Thursday, April 28, 2016
Up until that point, I'm not sure I'd seen a picture of this particular person that really allowed me a clear look at her. Once I had, I immediately began to wonder why she doesn't post pictures all the time. She is stunning. Her looks are very close to the type of looks I've always wished I had. "If I looked like her, the entire Internet would be so fucking sick of my selfie spam by now," I thought.
Then I actually read the words she wrote. Among other things, she mentioned having a disconnect between the way she sees herself and the fact that she likes the way she looks in the picture. She mentioned having gained weight and being able to see it in her face and a couple of other things. I really didn't see any of that myself. I just saw a stunningly beautiful girl that is very blessed with what I consider to be an incredible dose of beauty. To me, she looked absolutely flawless.
I can relate though. More than I probably really care to admit. Truth be told, I don't usually think of myself as a beautiful woman. I'm well aware that others consider me to be not just pretty, but exceptionally attractive. I'm also aware that many people feel the same way about my looks that I felt about my friend's. However, I do not see that in myself.
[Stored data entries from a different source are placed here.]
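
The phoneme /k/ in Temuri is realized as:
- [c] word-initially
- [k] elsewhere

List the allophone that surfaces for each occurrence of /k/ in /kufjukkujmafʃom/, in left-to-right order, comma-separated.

[c], [k], [k]

Occurrence 1 (position 1): word-initially → [c].
Occurrence 2 (position 6): no conditioning environment matches → elsewhere allophone [k].
Occurrence 3 (position 7): no conditioning environment matches → elsewhere allophone [k].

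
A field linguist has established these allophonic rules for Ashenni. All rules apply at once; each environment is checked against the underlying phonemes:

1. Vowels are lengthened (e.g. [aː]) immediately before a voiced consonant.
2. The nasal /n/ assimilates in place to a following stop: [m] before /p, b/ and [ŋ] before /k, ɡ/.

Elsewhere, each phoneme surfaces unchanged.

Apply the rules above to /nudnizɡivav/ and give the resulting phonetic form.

/n/ (word-initial) is in the target of rule 2 but the environment (before a labial or velar stop) is not met → [n].
/u/ (between /n/ and /d/): before a voiced consonant, so rule 1 applies → [uː].
/d/ (between /u/ and /n/) is unaffected → [d].
/n/ (between /d/ and /i/) is in the target of rule 2 but the environment (before a labial or velar stop) is not met → [n].
/i/ (between /n/ and /z/): before a voiced consonant, so rule 1 applies → [iː].
/z/ (between /i/ and /ɡ/) is unaffected → [z].
/ɡ/ stays [ɡ].
Rule 1 applies to /i/ (between /ɡ/ and /v/: before a voiced consonant) → [iː].
/v/ — not in any rule's target class → [v].
/a/ meets the environment for rule 1 (before a voiced consonant) → [aː].
/v/ — not in any rule's target class → [v].

[nuːdniːzɡiːvaːv]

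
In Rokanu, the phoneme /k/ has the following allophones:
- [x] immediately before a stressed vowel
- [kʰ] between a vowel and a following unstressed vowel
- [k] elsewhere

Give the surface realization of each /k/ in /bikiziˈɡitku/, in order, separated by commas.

[kʰ], [k]

Occurrence 1 (position 3): between a vowel and a following unstressed vowel → [kʰ].
Occurrence 2 (position 10): no conditioning environment matches → elsewhere allophone [k].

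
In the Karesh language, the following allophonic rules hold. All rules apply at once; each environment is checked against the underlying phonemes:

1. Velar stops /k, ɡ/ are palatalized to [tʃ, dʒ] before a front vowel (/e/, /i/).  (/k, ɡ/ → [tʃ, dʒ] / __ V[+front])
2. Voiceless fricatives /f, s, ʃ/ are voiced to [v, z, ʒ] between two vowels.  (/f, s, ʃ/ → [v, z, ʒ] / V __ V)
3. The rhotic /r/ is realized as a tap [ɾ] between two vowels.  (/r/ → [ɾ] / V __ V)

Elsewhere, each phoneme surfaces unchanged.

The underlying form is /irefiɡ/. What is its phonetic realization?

/r/ (between /i/ and /e/) occurs between two vowels → [ɾ] by rule 3.
/f/ meets the environment for rule 2 (between two vowels) → [v].
/ɡ/ — word-final; rule 1 does not apply here → [ɡ].

[iɾeviɡ]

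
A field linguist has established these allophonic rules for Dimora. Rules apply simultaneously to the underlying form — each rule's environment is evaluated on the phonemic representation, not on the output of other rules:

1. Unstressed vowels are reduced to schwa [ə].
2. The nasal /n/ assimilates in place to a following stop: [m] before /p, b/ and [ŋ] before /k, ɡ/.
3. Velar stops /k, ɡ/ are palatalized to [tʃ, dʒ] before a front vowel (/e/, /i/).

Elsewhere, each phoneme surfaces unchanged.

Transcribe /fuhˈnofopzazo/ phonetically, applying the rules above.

[fəhˈnofəpzəzə]

/f/ (word-initial) is unaffected → [f].
/u/ — between /f/ and /h/, in an unstressed syllable — surfaces as [ə] (rule 1).
/h/ (between /u/ and /n/): no rule targets it → [h].
/n/ (between /h/ and /o/) is in the target of rule 2 but the environment (before a labial or velar stop) is not met → [n].
/o/ (between /n/ and /f/) fails the environment for rule 1, so it stays [o].
/f/ (between /o/ and /o/): no rule targets it → [f].
/o/ (between /f/ and /p/) occurs in an unstressed syllable → [ə] by rule 1.
/p/ stays [p].
/z/ — not in any rule's target class → [z].
/a/ (between /z/ and /z/): in an unstressed syllable, so rule 1 applies → [ə].
/z/ (between /a/ and /o/): no rule targets it → [z].
/o/ (word-final) occurs in an unstressed syllable → [ə] by rule 1.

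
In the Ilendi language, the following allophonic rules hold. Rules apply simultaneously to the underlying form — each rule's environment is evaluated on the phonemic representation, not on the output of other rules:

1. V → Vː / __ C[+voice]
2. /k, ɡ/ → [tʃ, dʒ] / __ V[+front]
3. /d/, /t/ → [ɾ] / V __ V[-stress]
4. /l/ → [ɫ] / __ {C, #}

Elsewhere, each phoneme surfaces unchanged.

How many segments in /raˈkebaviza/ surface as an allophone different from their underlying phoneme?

4

Segments that undergo a rule: /k/ → [tʃ] (rule 2); /e/ → [eː] (rule 1); /a/ → [aː] (rule 1); /i/ → [iː] (rule 1).
All other segments surface unchanged.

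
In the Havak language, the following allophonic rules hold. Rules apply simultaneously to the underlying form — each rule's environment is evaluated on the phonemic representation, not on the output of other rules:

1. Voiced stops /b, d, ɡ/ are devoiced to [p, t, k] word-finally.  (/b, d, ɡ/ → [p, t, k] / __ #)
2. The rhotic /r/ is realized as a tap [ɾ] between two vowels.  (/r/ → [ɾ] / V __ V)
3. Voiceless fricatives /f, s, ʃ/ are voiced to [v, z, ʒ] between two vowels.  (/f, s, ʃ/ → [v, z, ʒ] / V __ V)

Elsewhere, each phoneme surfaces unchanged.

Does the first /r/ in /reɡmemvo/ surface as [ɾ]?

/r/ (word-initial): rule 2 targets it, but not between two vowels → unchanged [r].
The actual realization is [r], not [ɾ].

No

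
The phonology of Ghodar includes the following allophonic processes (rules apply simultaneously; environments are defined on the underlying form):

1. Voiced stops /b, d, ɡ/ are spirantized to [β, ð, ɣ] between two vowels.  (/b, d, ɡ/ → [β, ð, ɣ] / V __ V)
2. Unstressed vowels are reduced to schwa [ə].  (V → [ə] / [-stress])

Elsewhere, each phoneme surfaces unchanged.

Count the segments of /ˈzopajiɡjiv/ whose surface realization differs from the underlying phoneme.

3

Segments that undergo a rule: /a/ → [ə] (rule 2); /i/ → [ə] (rule 2); /i/ → [ə] (rule 2).
All other segments surface unchanged.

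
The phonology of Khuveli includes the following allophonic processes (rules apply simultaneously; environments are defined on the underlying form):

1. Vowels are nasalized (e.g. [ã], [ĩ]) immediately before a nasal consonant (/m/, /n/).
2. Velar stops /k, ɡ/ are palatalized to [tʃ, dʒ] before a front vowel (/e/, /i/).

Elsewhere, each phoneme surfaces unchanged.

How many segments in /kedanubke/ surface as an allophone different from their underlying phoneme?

Segments that undergo a rule: /k/ → [tʃ] (rule 2); /a/ → [ã] (rule 1); /k/ → [tʃ] (rule 2).
All other segments surface unchanged.

3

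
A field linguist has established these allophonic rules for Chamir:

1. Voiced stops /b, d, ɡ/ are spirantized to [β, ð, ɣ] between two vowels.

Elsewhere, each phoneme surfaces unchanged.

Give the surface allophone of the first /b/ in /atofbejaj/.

/b/ — between /f/ and /e/; rule 1 does not apply here → [b].

[b]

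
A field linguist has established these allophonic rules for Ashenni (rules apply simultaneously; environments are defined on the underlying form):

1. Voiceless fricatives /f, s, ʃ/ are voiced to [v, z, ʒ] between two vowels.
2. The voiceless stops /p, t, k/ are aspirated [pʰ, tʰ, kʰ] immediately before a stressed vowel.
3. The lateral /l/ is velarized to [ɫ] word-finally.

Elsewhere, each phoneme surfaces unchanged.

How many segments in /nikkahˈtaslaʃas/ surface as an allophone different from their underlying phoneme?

Segments that undergo a rule: /t/ → [tʰ] (rule 2); /ʃ/ → [ʒ] (rule 1).
All other segments surface unchanged.

2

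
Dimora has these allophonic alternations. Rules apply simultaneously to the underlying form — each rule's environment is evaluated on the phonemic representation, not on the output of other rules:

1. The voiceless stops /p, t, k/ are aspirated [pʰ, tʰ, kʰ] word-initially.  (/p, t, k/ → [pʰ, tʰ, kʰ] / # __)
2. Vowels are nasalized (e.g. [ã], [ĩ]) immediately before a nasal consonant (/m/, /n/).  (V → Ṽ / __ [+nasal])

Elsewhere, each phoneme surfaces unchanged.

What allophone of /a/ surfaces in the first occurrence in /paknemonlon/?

/a/ (between /p/ and /k/): rule 2 targets it, but not before a nasal consonant → unchanged [a].

[a]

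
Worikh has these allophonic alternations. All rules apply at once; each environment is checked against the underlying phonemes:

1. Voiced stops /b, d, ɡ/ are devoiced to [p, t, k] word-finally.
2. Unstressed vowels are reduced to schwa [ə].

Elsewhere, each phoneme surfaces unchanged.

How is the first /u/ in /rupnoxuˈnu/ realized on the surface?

/u/ (between /r/ and /p/): in an unstressed syllable, so rule 2 applies → [ə].

[ə]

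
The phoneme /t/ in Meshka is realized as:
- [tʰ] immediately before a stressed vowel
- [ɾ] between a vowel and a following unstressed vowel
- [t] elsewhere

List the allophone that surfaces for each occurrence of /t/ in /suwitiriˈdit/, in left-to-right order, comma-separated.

[ɾ], [t]

Occurrence 1 (position 5): between a vowel and an unstressed vowel → [ɾ].
Occurrence 2 (position 11): no conditioning environment matches → elsewhere allophone [t].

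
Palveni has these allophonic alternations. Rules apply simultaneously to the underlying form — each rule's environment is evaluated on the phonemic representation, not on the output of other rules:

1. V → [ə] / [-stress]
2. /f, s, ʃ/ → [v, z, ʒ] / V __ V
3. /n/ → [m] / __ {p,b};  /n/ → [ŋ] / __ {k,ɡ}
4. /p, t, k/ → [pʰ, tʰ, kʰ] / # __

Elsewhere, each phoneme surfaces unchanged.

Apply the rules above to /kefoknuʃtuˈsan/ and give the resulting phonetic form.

[kʰəvəknəʃtəˈzan]

/k/ meets the environment for rule 4 (word-initially) → [kʰ].
Rule 1 applies to /e/ (between /k/ and /f/: in an unstressed syllable) → [ə].
Rule 2 applies to /f/ (between /e/ and /o/: between two vowels) → [v].
/o/ (between /f/ and /k/) occurs in an unstressed syllable → [ə] by rule 1.
/k/ (between /o/ and /n/) is in the target of rule 4 but the environment (word-initially) is not met → [k].
/n/ (between /k/ and /u/): rule 3 targets it, but not before a labial or velar stop → unchanged [n].
/u/ (between /n/ and /ʃ/): in an unstressed syllable, so rule 1 applies → [ə].
/ʃ/ — between /u/ and /t/; rule 2 does not apply here → [ʃ].
/t/ (between /ʃ/ and /u/): rule 4 targets it, but not word-initially → unchanged [t].
/u/ (between /t/ and /s/): in an unstressed syllable, so rule 1 applies → [ə].
/s/ meets the environment for rule 2 (between two vowels) → [z].
/a/ (between /s/ and /n/) fails the environment for rule 1, so it stays [a].
/n/ (word-final) fails the environment for rule 3, so it stays [n].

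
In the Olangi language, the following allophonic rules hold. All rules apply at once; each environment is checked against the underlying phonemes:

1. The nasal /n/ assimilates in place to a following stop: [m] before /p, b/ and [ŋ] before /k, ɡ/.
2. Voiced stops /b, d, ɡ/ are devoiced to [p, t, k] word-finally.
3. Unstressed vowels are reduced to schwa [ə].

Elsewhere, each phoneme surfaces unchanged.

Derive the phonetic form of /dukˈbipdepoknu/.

[dəkˈbipdəpəknə]

/d/ — word-initial; rule 2 does not apply here → [d].
/u/ — between /d/ and /k/, in an unstressed syllable — surfaces as [ə] (rule 3).
/k/ — not in any rule's target class → [k].
/b/ (between /k/ and /i/) is in the target of rule 2 but the environment (word-finally) is not met → [b].
/i/ (between /b/ and /p/) fails the environment for rule 3, so it stays [i].
/p/ (between /i/ and /d/): no rule targets it → [p].
/d/ (between /p/ and /e/) fails the environment for rule 2, so it stays [d].
/e/ meets the environment for rule 3 (in an unstressed syllable) → [ə].
/p/ (between /e/ and /o/) is unaffected → [p].
/o/ meets the environment for rule 3 (in an unstressed syllable) → [ə].
/k/ stays [k].
/n/ (between /k/ and /u/) is in the target of rule 1 but the environment (before a labial or velar stop) is not met → [n].
/u/ — word-final, in an unstressed syllable — surfaces as [ə] (rule 3).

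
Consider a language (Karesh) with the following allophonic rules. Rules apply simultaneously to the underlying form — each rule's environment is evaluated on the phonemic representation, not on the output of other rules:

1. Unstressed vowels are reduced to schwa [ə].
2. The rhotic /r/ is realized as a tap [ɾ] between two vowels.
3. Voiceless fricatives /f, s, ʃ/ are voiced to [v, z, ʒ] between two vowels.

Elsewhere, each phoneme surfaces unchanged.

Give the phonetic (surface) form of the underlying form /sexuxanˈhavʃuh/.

/s/ (word-initial) is in the target of rule 3 but the environment (between two vowels) is not met → [s].
/e/ meets the environment for rule 1 (in an unstressed syllable) → [ə].
/x/ stays [x].
/u/ meets the environment for rule 1 (in an unstressed syllable) → [ə].
/x/ stays [x].
Rule 1 applies to /a/ (between /x/ and /n/: in an unstressed syllable) → [ə].
/n/ stays [n].
/h/ (between /n/ and /a/): no rule targets it → [h].
/a/ (between /h/ and /v/) is in the target of rule 1 but the environment (in an unstressed syllable) is not met → [a].
/v/ (between /a/ and /ʃ/) is unaffected → [v].
/ʃ/ (between /v/ and /u/) is in the target of rule 3 but the environment (between two vowels) is not met → [ʃ].
/u/ (between /ʃ/ and /h/): in an unstressed syllable, so rule 1 applies → [ə].
/h/ — not in any rule's target class → [h].

[səxəxənˈhavʃəh]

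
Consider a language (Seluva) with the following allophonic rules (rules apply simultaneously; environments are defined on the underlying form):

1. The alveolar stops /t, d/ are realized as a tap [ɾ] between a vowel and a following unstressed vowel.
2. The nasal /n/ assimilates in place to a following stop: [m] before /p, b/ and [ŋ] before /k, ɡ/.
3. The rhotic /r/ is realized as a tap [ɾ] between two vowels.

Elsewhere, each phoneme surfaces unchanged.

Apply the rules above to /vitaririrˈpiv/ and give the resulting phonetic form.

[viɾaɾiɾirˈpiv]

/v/ (word-initial) is unaffected → [v].
/i/ (between /v/ and /t/) is unaffected → [i].
/t/ (between /i/ and /a/): between a vowel and a following unstressed vowel, so rule 1 applies → [ɾ].
/a/ (between /t/ and /r/) is unaffected → [a].
Rule 3 applies to /r/ (between /a/ and /i/: between two vowels) → [ɾ].
/i/ stays [i].
/r/ meets the environment for rule 3 (between two vowels) → [ɾ].
/i/ stays [i].
/r/ — between /i/ and /p/; rule 3 does not apply here → [r].
/p/ (between /r/ and /i/) is unaffected → [p].
/i/ stays [i].
/v/ (word-final): no rule targets it → [v].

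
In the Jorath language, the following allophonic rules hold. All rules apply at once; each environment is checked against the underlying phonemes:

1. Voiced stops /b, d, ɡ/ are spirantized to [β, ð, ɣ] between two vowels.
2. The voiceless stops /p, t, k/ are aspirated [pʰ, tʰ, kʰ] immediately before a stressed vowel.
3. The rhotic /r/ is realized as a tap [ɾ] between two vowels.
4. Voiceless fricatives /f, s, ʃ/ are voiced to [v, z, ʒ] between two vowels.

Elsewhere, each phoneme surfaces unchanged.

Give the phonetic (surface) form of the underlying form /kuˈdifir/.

[kuˈðivir]

/k/ (word-initial) fails the environment for rule 2, so it stays [k].
/u/ (between /k/ and /d/): no rule targets it → [u].
/d/ meets the environment for rule 1 (between two vowels) → [ð].
/i/ — not in any rule's target class → [i].
/f/ — between /i/ and /i/, between two vowels — surfaces as [v] (rule 4).
/i/ (between /f/ and /r/) is unaffected → [i].
/r/ — word-final; rule 3 does not apply here → [r].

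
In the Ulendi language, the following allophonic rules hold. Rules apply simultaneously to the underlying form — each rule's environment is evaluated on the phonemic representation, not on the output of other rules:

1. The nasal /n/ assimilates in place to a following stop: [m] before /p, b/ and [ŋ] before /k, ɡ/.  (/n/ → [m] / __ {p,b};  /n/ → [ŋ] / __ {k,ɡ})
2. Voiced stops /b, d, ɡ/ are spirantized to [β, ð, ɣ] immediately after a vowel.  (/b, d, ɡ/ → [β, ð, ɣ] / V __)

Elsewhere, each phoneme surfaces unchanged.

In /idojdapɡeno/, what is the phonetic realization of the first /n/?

/n/ (between /e/ and /o/) is in the target of rule 1 but the environment (before a labial or velar stop) is not met → [n].

[n]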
At best, I feel like I'm good at hair and make-up. I view myself as someone that cleans up well. I see my beauty as something fake that I can manufacture for myself when I feel like it. It is a cheap, artificial substitute for the natural beauty I don't actually feel I possess. I don't take more pictures or spend more time and energy on my looks because I don't really like having to focus on my looks and on all I feel is wrong with them. I'd rather focus on what I see as my real assets -- my creativity and my wonderful, curious mind. The same things many women that see themselves as "unpretty" cling to because it's a hell of a lot better than being nothing.
But then I'll actually bother to put myself together and take a couple of photos because my social media avatars are getting old. And for two seconds I'll actually see a picture of a beautiful woman and I'll have a fleeting understanding of why other people say the things they do about my looks. And then it's gone again as quickly as it came.